Réponses de la direction
a) Le Conseil du Trésor a autorisé le MAECI à ouvrir
des comptes bancaires à l’étranger. Le MAECI est entièrement
responsable des fonctions liées aux opérations bancaires.
b) Le virement automatique n’est que l’une des solutions qui
sera envisagée lorsque cette question sera étudiée
à l’étranger. Tant que le projet relatif au paiement
par carte de crédit ne sera pas terminé, il sera prématuré
de conclure que le virement automatique convient au bureau de Vienne.
Processus de paiement régional
Les méthodes de recouvrement des coûts des bureaux satellites de Vienne varient. Dans la plupart des cas, les demandeurs versent les frais exigés dans les comptes bancaires locaux des missions du MAECI, puis remettent un reçu bancaire avec leur demande. Cette méthode n’a pas cours aux bureaux de Belgrade et de Prague (paiement en personne), où le client doit obtenir un reçu du PDE+ (paiement à la mission), ni au bureau de Skopje (traites bancaires seulement). À Sarajevo, les paiements bancaires s’appliquent uniquement aux non-immigrants; les immigrants acquittent leurs frais au moyen de traites bancaires. (Voir l’annexe B pour plus de détails)
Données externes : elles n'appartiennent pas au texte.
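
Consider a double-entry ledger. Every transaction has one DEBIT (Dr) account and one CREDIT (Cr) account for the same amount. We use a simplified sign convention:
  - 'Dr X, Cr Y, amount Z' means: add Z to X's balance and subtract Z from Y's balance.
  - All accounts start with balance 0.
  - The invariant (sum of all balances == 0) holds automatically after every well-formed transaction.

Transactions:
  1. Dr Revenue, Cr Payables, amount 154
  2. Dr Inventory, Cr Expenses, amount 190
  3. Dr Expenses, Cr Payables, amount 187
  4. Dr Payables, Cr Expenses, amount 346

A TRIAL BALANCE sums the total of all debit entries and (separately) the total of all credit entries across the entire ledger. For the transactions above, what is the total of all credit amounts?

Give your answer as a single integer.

Txn 1: credit+=154
Txn 2: credit+=190
Txn 3: credit+=187
Txn 4: credit+=346
Total credits = 877

Answer: 877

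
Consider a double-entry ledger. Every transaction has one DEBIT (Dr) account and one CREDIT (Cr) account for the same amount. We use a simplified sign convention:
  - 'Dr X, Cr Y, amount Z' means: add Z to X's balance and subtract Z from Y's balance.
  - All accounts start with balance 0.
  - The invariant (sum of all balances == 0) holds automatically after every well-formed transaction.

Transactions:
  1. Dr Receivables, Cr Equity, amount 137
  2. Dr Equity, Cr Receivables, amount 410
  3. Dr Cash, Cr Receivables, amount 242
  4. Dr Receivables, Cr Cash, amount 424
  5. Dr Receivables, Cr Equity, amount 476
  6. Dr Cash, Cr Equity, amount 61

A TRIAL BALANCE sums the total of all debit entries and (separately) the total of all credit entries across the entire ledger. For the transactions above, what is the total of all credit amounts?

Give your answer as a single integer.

Txn 1: credit+=137
Txn 2: credit+=410
Txn 3: credit+=242
Txn 4: credit+=424
Txn 5: credit+=476
Txn 6: credit+=61
Total credits = 1750

Answer: 1750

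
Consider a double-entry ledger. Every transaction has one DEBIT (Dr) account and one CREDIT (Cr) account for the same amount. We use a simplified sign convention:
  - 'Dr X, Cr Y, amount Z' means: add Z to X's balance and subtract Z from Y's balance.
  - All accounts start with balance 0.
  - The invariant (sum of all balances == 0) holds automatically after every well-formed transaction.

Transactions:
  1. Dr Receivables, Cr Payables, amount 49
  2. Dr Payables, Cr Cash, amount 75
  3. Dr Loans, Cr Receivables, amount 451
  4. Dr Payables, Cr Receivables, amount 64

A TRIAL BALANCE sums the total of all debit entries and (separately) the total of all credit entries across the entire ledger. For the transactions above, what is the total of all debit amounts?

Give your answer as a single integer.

Answer: 639

Derivation:
Txn 1: debit+=49
Txn 2: debit+=75
Txn 3: debit+=451
Txn 4: debit+=64
Total debits = 639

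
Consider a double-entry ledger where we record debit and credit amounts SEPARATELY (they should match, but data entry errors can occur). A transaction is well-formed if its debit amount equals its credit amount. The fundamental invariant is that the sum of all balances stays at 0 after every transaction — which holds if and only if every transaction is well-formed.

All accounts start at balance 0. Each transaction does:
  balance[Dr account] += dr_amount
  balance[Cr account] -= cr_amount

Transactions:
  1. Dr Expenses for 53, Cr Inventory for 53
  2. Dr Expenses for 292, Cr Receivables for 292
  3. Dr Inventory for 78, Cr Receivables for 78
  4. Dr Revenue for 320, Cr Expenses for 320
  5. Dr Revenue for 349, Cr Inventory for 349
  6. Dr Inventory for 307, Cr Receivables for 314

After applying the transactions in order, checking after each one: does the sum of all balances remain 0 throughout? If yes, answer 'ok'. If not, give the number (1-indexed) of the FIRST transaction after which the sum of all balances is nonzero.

After txn 1: dr=53 cr=53 sum_balances=0
After txn 2: dr=292 cr=292 sum_balances=0
After txn 3: dr=78 cr=78 sum_balances=0
After txn 4: dr=320 cr=320 sum_balances=0
After txn 5: dr=349 cr=349 sum_balances=0
After txn 6: dr=307 cr=314 sum_balances=-7

Answer: 6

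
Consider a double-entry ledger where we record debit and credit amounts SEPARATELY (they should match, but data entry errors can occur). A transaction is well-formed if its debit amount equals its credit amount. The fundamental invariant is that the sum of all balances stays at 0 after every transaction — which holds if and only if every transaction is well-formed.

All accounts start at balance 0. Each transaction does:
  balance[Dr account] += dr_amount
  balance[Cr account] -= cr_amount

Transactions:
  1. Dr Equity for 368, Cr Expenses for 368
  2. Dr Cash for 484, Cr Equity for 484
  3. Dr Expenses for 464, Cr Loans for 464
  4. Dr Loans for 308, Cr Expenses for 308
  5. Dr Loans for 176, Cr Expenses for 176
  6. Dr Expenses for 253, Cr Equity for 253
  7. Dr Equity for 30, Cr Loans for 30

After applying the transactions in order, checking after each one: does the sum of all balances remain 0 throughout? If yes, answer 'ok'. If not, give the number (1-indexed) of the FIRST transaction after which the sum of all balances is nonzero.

Answer: ok

Derivation:
After txn 1: dr=368 cr=368 sum_balances=0
After txn 2: dr=484 cr=484 sum_balances=0
After txn 3: dr=464 cr=464 sum_balances=0
After txn 4: dr=308 cr=308 sum_balances=0
After txn 5: dr=176 cr=176 sum_balances=0
After txn 6: dr=253 cr=253 sum_balances=0
After txn 7: dr=30 cr=30 sum_balances=0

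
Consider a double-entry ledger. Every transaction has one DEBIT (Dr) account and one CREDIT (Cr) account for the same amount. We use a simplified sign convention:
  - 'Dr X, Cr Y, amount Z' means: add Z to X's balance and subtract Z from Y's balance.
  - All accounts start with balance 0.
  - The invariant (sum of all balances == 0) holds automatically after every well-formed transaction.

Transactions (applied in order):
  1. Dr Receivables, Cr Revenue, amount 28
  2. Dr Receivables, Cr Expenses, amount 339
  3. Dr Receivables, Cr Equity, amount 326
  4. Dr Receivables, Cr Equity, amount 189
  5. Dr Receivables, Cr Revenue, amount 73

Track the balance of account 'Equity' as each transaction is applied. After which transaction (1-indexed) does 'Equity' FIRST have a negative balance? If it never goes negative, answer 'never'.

After txn 1: Equity=0
After txn 2: Equity=0
After txn 3: Equity=-326

Answer: 3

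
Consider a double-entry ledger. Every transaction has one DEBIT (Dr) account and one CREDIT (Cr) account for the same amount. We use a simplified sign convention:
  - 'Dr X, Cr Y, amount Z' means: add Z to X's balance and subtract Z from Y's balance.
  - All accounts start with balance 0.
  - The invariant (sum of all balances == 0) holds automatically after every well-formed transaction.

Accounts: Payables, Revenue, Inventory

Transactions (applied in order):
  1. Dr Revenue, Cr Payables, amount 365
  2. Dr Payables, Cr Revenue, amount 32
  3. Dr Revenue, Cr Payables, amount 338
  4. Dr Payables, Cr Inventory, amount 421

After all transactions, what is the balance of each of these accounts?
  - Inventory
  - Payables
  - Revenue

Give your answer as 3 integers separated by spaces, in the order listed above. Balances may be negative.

Answer: -421 -250 671

Derivation:
After txn 1 (Dr Revenue, Cr Payables, amount 365): Payables=-365 Revenue=365
After txn 2 (Dr Payables, Cr Revenue, amount 32): Payables=-333 Revenue=333
After txn 3 (Dr Revenue, Cr Payables, amount 338): Payables=-671 Revenue=671
After txn 4 (Dr Payables, Cr Inventory, amount 421): Inventory=-421 Payables=-250 Revenue=671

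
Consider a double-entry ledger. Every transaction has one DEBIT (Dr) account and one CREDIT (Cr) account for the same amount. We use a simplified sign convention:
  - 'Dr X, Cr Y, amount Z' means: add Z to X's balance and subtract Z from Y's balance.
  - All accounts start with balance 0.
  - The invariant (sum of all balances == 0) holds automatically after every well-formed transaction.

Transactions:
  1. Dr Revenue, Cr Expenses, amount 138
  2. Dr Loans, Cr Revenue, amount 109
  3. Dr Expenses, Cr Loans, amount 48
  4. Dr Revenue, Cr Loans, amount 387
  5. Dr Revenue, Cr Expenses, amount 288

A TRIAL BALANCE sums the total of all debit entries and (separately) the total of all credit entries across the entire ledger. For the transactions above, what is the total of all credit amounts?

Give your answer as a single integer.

Txn 1: credit+=138
Txn 2: credit+=109
Txn 3: credit+=48
Txn 4: credit+=387
Txn 5: credit+=288
Total credits = 970

Answer: 970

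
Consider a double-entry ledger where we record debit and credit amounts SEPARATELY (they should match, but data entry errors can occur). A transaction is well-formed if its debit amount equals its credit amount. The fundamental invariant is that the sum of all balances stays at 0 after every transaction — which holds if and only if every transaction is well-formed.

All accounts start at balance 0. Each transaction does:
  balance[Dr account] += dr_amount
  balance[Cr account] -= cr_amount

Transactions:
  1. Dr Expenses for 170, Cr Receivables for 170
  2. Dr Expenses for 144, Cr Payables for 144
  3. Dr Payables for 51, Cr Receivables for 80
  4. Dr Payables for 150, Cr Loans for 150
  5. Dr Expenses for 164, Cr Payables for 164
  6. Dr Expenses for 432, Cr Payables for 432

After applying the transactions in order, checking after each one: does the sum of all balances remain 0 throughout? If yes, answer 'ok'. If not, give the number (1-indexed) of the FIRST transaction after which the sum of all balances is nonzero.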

La mission de Vienne reçoit les documents, par exemple passeports, demandes de visa et reçus de virement automatique, par courrier (par courrier régulier, par messager, (section enlevée)) ou en personne. Chaque jour, la CRC traite tous les fonds et reçus, puis délivre ou envoie par la poste des reçus du PDE+, comme il est indiqué plus haut. Chaque semaine, la CRC envoie par messager les formules 1203A remplies, accompagnées des bordereaux de dépôt, aux AGC respectifs de la mission de Prague (Slovaquie et République tchèque) et de la mission de Budapest (Croatie et Bosnie Herzégovine) pour fins de rapprochement avec les relevés bancaires.
Bien que le rapprochement des comptes bancaires relève principalement des sections d’administration susmentionnées, la mission de Vienne devrait être en mesure de vérifier le montant des recettes d’immigration qui transitent dans les comptes. Les bureaux de Budapest, de Prague et de Vienne devraient donc envoyer au programme d’immigration des copies des relevés bancaires. Et pour simplifier le processus de rapprochement et renforcer le contrôle des recettes d’immigration, les bureaux de Prague, de Sarajevo, de Vienne et de Zagreb devraient ouvrir des comptes bancaires officiels distincts pour le dépôt des frais exigibles.
Une bonne solution à long terme serait de mettre sur pied, par l’entremise d’une banque autrichienne principale, un réseau de comptes bancaires régional, de sorte que les dépôts apparaîtraient comme un virement de chaque bureau régional au compte bancaire (réservé à l’immigration) de la mission de Vienne. Le transit de toutes les recettes régionales par un seul compte bancaire augmenterait considérablement le contrôle exercé par le centre régional de programmes sur le recouvrement des coûts.
Recommandation 15
Demander à la Section de l’administration des missions de Budapest, de Prague et de Vienne :
a) d’envoyer des copies des relevés bancaires de leur mission au centre régional de programmes de Vienne;
b) d’ouvrir des comptes bancaires officiels distincts dans lesquels les missions de Prague, de Sarajevo, de Vienne et de Zagreb déposeraient les frais exigés pour les services d’immigration.
Réponse de la direction
Il incombe au MAECI de rapprocher les sommes perçues au nom de CIC. Les missions peuvent déterminer si les frais perçus cadrent avec le volume des activités.